Bad Faith (Insurance Coverage Disputes)

Overview

Our attorneys have extensive experience with insurance companies and have represented personal injury and workers compensation clients as well acted as house counsel for insurance companies and soils engineering firms. Bad faith claims can arise in property damage, personal injury, health and life insurance cases and our attorneys are well versed in the standards of care for each.

Our office is in the unique position of having litigated on both sides of insurance cases which give us a distinct advantage in representing our clients’ interests and rights. For a free consultation to discuss a potential or existing bad faith claim, please contact us.

General Information about Bad Faith

Insurance companies have a legal responsibility to treat their insureds fairly both in dealing directly with the insured and in dealing with third party claims against the insured. This responsibility it called the implied covenant of good faith and fair dealing. The responsibility is implied in every insurance contract, even if it is not specifically set forth in the written terms. If insurance company fails to deal fairly with the insured or a third party, a bad faith claim arises.

When an insured has a claim against the insurance company for alleged bad acts, the cause of action is a civil tort claim for bad faith. A bad faith plaintiff may seek the claim amount in dispute as well as exemplary or punitive damages against the insurance company. In addition to bad faith, the insured may also sue for breach of contract or other damages. In California, bad faith plaintiffs may also recover attorney’s fees insofar as those fees were incurred for the tort (bad faith) case. The award or judgment in a successful bad faith case may be significantly higher than the actual policy amount.

Types of Bad Faith Claims

Bad faith claims may arise in a variety of insurance situations ranging from homeowners claims for property damage to personal injury claims and health or life insurance claims. The responsibilities of the insurance company to deal fairly with the insured vary depending on the underlying basis for the claim.
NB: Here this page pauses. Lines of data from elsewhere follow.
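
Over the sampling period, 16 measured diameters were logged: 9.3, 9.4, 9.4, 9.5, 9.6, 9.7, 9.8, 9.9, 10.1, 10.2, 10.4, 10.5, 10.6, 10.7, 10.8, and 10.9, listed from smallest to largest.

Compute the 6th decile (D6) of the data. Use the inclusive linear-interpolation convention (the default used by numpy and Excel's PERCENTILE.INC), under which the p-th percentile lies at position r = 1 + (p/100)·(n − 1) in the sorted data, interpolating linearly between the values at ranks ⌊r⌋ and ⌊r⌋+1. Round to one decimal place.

n = 16.
r = 1 + (60/100)·(16 − 1) = 1 + 9 = 10.
r is an integer, so P60 is the value at rank 10: 10.2.

10.2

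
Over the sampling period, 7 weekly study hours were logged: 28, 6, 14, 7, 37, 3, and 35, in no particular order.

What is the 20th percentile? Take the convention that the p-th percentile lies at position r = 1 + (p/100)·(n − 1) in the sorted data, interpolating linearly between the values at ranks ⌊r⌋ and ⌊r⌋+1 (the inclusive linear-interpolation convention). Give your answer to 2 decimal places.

Sorted: 3, 6, 7, 14, 28, 35, 37.
n = 7.
r = 1 + (20/100)·(7 − 1) = 1 + 1.2 = 2.2.
Rank 2 is 6 and rank 3 is 7.
Interpolate: 6 + 0.2·(7 − 6) = 6 + 0.2·1 = 6.2.

6.20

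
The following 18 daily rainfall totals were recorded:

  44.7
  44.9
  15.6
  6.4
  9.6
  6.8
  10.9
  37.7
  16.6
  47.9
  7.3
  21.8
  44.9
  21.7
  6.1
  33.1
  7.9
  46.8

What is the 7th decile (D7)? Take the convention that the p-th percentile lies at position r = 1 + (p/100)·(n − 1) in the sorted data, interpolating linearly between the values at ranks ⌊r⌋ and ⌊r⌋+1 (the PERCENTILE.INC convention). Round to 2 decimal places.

Sorted: 6.1, 6.4, 6.8, 7.3, 7.9, 9.6, 10.9, 15.6, 16.6, 21.7, 21.8, 33.1, 37.7, 44.7, 44.9, 44.9, 46.8, 47.9.
n = 18.
r = 1 + (70/100)·(18 − 1) = 1 + 11.9 = 12.9.
Rank 12 is 33.1 and rank 13 is 37.7.
Interpolate: 33.1 + 0.9·(37.7 − 33.1) = 33.1 + 0.9·4.6 = 37.24.

37.24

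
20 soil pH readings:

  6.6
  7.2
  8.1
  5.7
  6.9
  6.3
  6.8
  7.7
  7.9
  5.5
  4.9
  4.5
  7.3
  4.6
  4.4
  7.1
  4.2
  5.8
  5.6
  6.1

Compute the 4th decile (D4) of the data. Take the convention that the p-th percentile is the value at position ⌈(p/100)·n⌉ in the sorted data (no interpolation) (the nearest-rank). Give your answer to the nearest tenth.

5.7

Sorted: 4.2, 4.4, 4.5, 4.6, 4.9, 5.5, 5.6, 5.7, 5.8, 6.1, 6.3, 6.6, 6.8, 6.9, 7.1, 7.2, 7.3, 7.7, 7.9, 8.1.
n = 20.
Position = ⌈40/100 · 20⌉ = ⌈8⌉ = 8.
The value at rank 8 is 5.7.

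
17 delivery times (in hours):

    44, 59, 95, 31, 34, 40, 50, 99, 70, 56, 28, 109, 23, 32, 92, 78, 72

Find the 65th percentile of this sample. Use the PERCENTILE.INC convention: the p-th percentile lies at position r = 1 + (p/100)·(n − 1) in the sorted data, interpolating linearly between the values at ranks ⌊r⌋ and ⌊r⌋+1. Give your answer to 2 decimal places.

70.80

Sorted: 23, 28, 31, 32, 34, 40, 44, 50, 56, 59, 70, 72, 78, 92, 95, 99, 109.
n = 17.
r = 1 + (65/100)·(17 − 1) = 1 + 10.4 = 11.4.
Rank 11 is 70 and rank 12 is 72.
Interpolate: 70 + 0.4·(72 − 70) = 70 + 0.4·2 = 70.8.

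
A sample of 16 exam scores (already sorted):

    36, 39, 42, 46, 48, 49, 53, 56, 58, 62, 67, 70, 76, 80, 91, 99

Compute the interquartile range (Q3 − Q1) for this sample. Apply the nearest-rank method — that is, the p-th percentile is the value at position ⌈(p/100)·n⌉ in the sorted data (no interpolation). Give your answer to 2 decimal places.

24.00

n = 16.
P25: rank ⌈25/100·16⌉ = 4 → 46.
P75: rank ⌈75/100·16⌉ = 12 → 70.
Difference: 70 − 46 = 24.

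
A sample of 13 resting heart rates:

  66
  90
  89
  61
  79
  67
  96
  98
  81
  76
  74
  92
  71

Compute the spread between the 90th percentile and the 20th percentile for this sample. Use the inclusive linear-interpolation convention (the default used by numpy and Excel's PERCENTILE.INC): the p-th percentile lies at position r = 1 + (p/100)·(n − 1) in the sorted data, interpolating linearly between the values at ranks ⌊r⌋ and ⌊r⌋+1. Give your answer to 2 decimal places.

Sorted: 61, 66, 67, 71, 74, 76, 79, 81, 89, 90, 92, 96, 98.
n = 13.
P20: r = 3.4; ranks 3–4 are 67, 71; interpolating gives 68.6.
P90: r = 11.8; ranks 11–12 are 92, 96; interpolating gives 95.2.
Difference: 95.2 − 68.6 = 26.6.

26.60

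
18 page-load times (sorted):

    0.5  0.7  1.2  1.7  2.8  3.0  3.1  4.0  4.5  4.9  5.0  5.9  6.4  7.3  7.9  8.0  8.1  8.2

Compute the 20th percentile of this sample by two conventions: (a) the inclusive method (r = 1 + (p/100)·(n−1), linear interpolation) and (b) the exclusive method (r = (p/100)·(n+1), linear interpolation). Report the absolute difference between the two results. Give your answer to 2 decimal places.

n = 18.
(a) r = 4.4; between ranks 4 (1.7) and 5 (2.8): 2.14.
(b) r = 3.8; between ranks 3 (1.2) and 4 (1.7): 1.6.
|2.14 − 1.6| = 0.54.

0.54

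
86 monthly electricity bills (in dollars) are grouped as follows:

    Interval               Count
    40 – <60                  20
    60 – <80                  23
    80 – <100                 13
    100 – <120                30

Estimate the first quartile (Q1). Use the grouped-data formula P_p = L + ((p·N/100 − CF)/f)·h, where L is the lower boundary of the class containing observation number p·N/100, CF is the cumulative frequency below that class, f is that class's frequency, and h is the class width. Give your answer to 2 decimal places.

N = 86; target position k = 25/100 · 86 = 21.5.
Cumulative frequencies: 20, 43, 56, 86.
Observation 21.5 falls in the class 60 – <80.
L = 60, CF = 20, f = 23, h = 20.
P25 = 60 + ((21.5 − 20)/23)·20 = 60 + 1.30435 = 61.3043.

61.30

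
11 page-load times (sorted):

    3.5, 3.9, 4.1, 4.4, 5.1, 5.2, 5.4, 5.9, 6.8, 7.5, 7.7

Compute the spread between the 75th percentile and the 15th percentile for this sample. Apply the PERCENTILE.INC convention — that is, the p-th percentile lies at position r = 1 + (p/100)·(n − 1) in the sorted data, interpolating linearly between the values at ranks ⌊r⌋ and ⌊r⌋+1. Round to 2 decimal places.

2.35

n = 11.
P15: r = 2.5; ranks 2–3 are 3.9, 4.1; interpolating gives 4.
P75: r = 8.5; ranks 8–9 are 5.9, 6.8; interpolating gives 6.35.
Difference: 6.35 − 4 = 2.35.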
First Party vs. Third Party Claims

A first party claim exists when the person making the underlying insurance claim is the insured and the claim is covered by the policy. In such a case, the insurance company had an obligation to properly investigate the claim, determine whether the damage is covered by the policy, appropriately value the damage and pay the proper value to the insured. This type of claim is common under homeowner’s or motor vehicle policies. Bad faith arises in a first party claim if the insurer fails to acknowledge that a claim was made, improperly or negligently investigates the claim, fails to assess proper value or fails to pay the insured.

A third party claim exists when a third party (not the insured) makes a claim with the insurance company against the insured’s policy. Once the claim is made, three obligations are triggered. All of these obligations must be performed in “good faith” meaning that the insurance company must act sincerely and without malice or intent to defraud. The obligations are as follows:

(1) Provide a defense for the insured against the claim. For most policies, the insurance company is responsible for all costs of the defense regardless of the insurance policy limits.

In some rare instances, the cost of the defense is paid out of the policy limits. A bad faith claim arises in a third party claim if the insurance company improperly refuses to defend the insured.

(2) Indemnify the insured, up to the policy limit, for any judgment as long as the claimed act or omission is covered by the policy. A bad faith claim arises in a third party claim if the insurance company improperly refuses to pay the judgment, up to amount of the policy limits.

(3) Settle “reasonably clear claims” within the policy limit. This obligation is California specific and case law dictates that the insurance company must settle “reasonably clear claims” within the policy limits in order to avoid the risk that the insured may be liable for a judgment over the policy limits. If the insurance company fails to settle such a claim, it may be liable for the entire amount of any judgment including the amount over and above the policy limits. See Comunale v. Traders & General Ins. Co., (1958) 50 Cal.2d 654.

Services We Provide

The Law Office of Howard L. Hibbard provides a aggressive representation to our bad faith clients, including, but not limited to: (1) evaluation on a case-by-case basis of the viability the claim and assessment of probability of success and defenses; (2) consultations, phone calls and case updates to clients, (3) preparation of all pleading and other documents; (4) legal research as necessary, (5) preparation of all trial/hearing exhibits and witnesses, (6) court or administrative hearing, arbitration and/or trial representation, (7) service of papers and court filings.